Hollow Earth gets things underway with a blast. Shrapnel’s new found poise and confidence shines through as they go straight for the musical jugular. It’s one of those album openers that you hear and immediately think “if the rest of the album is this good…..”
On the first listen Jester was the track that really grabbed the attention. Straight out of the old school book of gems it ticks all the boxes as the band showcase their new found musical maturity. Shrapnel aren’t a band who feel the need to indulge their sensitive side or engage in anything unnecessary, and none of the tracks on here overstay their welcome. The twin guitar work is about the best we’ve heard from a thrash band that isn’t Testament with some awesome harmonisey bits when the two axemen aren’t trying to outdo each other with some stunning solos.

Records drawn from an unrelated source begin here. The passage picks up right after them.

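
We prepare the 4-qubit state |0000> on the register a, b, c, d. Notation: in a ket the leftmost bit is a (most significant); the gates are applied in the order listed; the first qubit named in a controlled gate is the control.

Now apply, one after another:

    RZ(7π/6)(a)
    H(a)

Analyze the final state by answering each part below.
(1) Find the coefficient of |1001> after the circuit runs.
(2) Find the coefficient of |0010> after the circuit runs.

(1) The final state's coefficient on |1001> equals 0.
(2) The amplitude on |0010> is 0.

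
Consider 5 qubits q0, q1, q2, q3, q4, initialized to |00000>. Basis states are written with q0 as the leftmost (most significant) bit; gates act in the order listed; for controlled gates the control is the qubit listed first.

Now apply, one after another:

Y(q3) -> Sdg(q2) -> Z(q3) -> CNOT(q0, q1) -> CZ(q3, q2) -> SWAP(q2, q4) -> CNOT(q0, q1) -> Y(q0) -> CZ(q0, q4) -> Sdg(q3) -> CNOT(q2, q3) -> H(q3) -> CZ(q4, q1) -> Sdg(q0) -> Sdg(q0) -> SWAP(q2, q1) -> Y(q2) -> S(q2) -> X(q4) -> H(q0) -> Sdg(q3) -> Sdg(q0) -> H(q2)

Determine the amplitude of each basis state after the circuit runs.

The final amplitudes are -sqrt(2)*I/4 on |00001>, sqrt(2)/4 on |00011>, sqrt(2)*I/4 on |00101>, -sqrt(2)/4 on |00111>, sqrt(2)/4 on |10001>, sqrt(2)*I/4 on |10011>, -sqrt(2)/4 on |10101>, -sqrt(2)*I/4 on |10111>, and 0 on every other basis state.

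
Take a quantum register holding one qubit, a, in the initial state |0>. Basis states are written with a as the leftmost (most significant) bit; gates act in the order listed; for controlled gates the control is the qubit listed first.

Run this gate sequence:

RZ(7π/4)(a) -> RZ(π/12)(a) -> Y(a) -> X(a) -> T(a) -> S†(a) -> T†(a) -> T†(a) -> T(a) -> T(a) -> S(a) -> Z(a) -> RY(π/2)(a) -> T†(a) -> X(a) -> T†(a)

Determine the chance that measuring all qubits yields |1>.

Outcome |1> occurs with probability 1/2.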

Half way through Echoes Of Emptiness does threaten a respite, but it doesn’t last long and things are soon back to full pelt while towards the end Choir Of Wolves kicks off with a Megadeth-ey spoken word bit before the riff kicks in with style, this is another old fashioned bruiser of a thrash song, and sums up all that is good about this mob. Yep, we like Shrapnel, and we love this album, it just hits the gas and doesn’t lift off until the end. The Thrash scene is still very much dominated by the legends from back in the day, but with Raised On Decay Shrapnel have struck a solid blow for the new generation.